When pre‑eclampsia is not ruled‑out using a PlGF‑based test result, the result should not be used to diagnose (rule‑in) pre‑eclampsia (see text box).
1.2 The Triage PlGF test and the Elecsys immunoassay sFlt‑1/PlGF ratio, used with standard clinical assessment and subsequent clinical follow-up, show promise in helping to diagnose (rule‑in) pre‑eclampsia in women presenting with suspected pre‑eclampsia between 20 weeks and 34 weeks plus 6 days of gestation. However, there is currently insufficient evidence to recommend their routine adoption for diagnosing pre‑eclampsia in the NHS (see text box). Further research is recommended on using these tests in women with suspected pre‑eclampsia to rule‑in pre‑eclampsia (see section 6.2).

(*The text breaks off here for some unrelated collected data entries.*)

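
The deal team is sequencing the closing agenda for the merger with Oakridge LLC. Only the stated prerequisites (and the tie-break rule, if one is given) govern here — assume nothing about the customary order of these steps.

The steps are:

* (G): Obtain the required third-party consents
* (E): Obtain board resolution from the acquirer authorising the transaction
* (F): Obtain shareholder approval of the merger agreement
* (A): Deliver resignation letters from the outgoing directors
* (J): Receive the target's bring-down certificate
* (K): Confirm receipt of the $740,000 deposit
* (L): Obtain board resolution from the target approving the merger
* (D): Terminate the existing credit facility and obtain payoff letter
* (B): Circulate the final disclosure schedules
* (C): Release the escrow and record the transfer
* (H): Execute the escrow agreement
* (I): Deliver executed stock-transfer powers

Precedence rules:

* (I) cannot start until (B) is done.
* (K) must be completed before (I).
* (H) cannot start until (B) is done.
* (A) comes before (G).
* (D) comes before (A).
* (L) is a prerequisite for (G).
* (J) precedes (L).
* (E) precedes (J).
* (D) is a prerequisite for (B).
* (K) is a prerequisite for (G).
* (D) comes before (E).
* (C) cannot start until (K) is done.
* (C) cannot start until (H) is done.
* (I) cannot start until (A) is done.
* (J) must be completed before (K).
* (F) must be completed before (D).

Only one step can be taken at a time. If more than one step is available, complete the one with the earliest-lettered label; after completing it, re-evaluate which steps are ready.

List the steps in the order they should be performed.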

1.3 The DELFIA Xpress PlGF 1‑2‑3 test and BRAHMS sFlt‑1 Kryptor/BRAHMS PlGF plus Kryptor PE ratio are not recommended for routine adoption in the NHS. Further research by the companies is needed to show the clinical effectiveness of these tests, including diagnostic accuracy and analytical validity.
This guidance only considers using PlGF‑based testing to help diagnose suspected pre‑eclampsia. NICE is aware of ongoing research linking low PlGF levels and high sFlt‑1/PlGF ratios (positive test results) with placental disease, but placental disease is beyond the scope of this guidance. Therefore, the recommendations in this guidance do not consider using PlGF‑based testing for conditions other than suspected pre‑eclampsia and this guidance is not intended to give advice on diagnosing or managing placental disease. If placental disease is suspected, additional clinical surveillance may be needed (see section 5.10).